- The ban is a first of its kid
- Other cities are likely to follow suit
- Privacy advocates want an end to the creeping surveillance culture
The San Francisco Board of Supervisors has voted to ban the use of facial recognition by government agencies. The ban is the first-of-its-kind measure in the United States of America.
Ban Covers Government Agencies
The Supervisors, according to The New York Times, voted 8-1 on the measure on Tuesday, May 14, 2019, an action that other cities are likely to follow. The ban covers all government agencies such as the police and county sheriff’s department but excludes cameras installed by individuals and businesses as well the technology that unlocks your iPhone. Supervisor Aaron Peskin, who championed the bill stated:
“This is really about saying: ‘We can have security without being a security state. We can have good policing without being a police state.’ And part of that is building trust with the community based on good community information, not on Big Brother technology.”

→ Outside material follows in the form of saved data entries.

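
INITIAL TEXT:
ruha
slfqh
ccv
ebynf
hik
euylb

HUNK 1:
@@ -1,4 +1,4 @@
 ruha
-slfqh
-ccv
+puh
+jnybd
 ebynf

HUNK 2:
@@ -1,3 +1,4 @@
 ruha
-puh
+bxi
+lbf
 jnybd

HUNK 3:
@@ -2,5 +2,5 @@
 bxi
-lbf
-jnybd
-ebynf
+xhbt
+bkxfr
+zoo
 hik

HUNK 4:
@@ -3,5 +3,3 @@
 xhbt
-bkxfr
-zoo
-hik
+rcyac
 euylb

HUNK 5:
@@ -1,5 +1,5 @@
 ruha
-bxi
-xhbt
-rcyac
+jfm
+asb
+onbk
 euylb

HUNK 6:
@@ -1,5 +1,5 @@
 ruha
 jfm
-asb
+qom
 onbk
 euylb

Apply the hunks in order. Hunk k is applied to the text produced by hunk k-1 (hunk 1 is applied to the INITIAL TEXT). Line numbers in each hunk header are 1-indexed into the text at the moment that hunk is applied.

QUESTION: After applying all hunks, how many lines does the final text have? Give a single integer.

Hunk 1: at line 1 remove [slfqh,ccv] add [puh,jnybd] -> 6 lines: ruha puh jnybd ebynf hik euylb
Hunk 2: at line 1 remove [puh] add [bxi,lbf] -> 7 lines: ruha bxi lbf jnybd ebynf hik euylb
Hunk 3: at line 2 remove [lbf,jnybd,ebynf] add [xhbt,bkxfr,zoo] -> 7 lines: ruha bxi xhbt bkxfr zoo hik euylb
Hunk 4: at line 3 remove [bkxfr,zoo,hik] add [rcyac] -> 5 lines: ruha bxi xhbt rcyac euylb
Hunk 5: at line 1 remove [bxi,xhbt,rcyac] add [jfm,asb,onbk] -> 5 lines: ruha jfm asb onbk euylb
Hunk 6: at line 1 remove [asb] add [qom] -> 5 lines: ruha jfm qom onbk euylb
Final line count: 5

Answer: 5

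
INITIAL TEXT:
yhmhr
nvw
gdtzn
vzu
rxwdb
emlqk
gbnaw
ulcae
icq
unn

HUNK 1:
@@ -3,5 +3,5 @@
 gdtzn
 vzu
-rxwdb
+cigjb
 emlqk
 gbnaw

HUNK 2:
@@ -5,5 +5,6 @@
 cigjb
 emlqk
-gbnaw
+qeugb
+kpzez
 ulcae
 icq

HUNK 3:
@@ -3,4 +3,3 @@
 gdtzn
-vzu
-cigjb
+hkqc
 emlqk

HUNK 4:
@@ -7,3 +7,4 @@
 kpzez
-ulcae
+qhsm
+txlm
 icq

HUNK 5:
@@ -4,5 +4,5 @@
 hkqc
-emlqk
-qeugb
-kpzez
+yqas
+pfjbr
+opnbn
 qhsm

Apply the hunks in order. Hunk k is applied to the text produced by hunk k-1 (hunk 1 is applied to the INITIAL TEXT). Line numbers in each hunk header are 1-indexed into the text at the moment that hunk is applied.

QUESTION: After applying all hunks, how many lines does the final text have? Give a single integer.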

Technology May Not Be As Accurate
The ban is part of a broader package of rules that supervisor Aaron Peskin introduced last January that will require agencies to receive approval from the board before they can acquire surveillance technology and they must publicly disclose their intended use. It is already expected that in the coming weeks the initiative to ban facial-recognition technology will be implemented in Oakland and Somerville, Massachusetts.
Facial-recognition is oftentimes used by law enforcement officers to spot fraud besides identifying suspects but according to its critics, new developments such as Artificial Intelligence (AI) have transformed what would have been a good thing into a dangerous tool that enables real-time surveillance. However, studies conducted by MIT and Georgetown research teams shows that the technology may not be as accurate at identifying people of color as it is touted to be and could automate biases in already pervasive law enforcement.

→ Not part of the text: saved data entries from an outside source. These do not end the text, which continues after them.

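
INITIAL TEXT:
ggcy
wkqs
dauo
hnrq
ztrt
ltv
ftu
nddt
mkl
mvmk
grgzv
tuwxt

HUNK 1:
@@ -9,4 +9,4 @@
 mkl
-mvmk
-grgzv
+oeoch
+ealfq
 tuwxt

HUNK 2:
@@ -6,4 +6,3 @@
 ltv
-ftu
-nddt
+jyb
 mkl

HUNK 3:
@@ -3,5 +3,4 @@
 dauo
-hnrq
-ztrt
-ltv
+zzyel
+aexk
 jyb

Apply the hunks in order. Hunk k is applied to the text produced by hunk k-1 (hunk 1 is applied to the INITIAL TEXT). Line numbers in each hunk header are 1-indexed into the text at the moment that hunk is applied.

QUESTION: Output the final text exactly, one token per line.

Answer: ggcy
wkqs
dauo
zzyel
aexk
jyb
mkl
oeoch
ealfq
tuwxt

Derivation:
Hunk 1: at line 9 remove [mvmk,grgzv] add [oeoch,ealfq] -> 12 lines: ggcy wkqs dauo hnrq ztrt ltv ftu nddt mkl oeoch ealfq tuwxt
Hunk 2: at line 6 remove [ftu,nddt] add [jyb] -> 11 lines: ggcy wkqs dauo hnrq ztrt ltv jyb mkl oeoch ealfq tuwxt
Hunk 3: at line 3 remove [hnrq,ztrt,ltv] add [zzyel,aexk] -> 10 lines: ggcy wkqs dauo zzyel aexk jyb mkl oeoch ealfq tuwxt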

Regulations Will Address Concerns
According to privacy advocates, the banning of facial recognition presents a unique opportunity that ensures that technology is stopped before it becomes too entrenched. Attorney Brian Hofer of Oakland’s Privacy Advisory Commission which spearheaded the legislation in San Francisco stated:
“We’re doing it now before the genie gets out of the bottle.”
The San Francisco ban comes amongst a series of proposals highlighting the tension between the city and technology companies based there.
Facial recognition technology has improved at lightning speed in the wings of emerging technologies like machine learning, cloud computing, and precise digital cameras. Peskin believes the new regulations will address concerns about the accuracy of the technology and end the creeping surveillance culture. He told the Guardian:
“We are all for good community policing but we don’t want to live in a police state. At the end of the day it’s not just about a flawed technology. It’s about the invasive surveillance of the public commons.”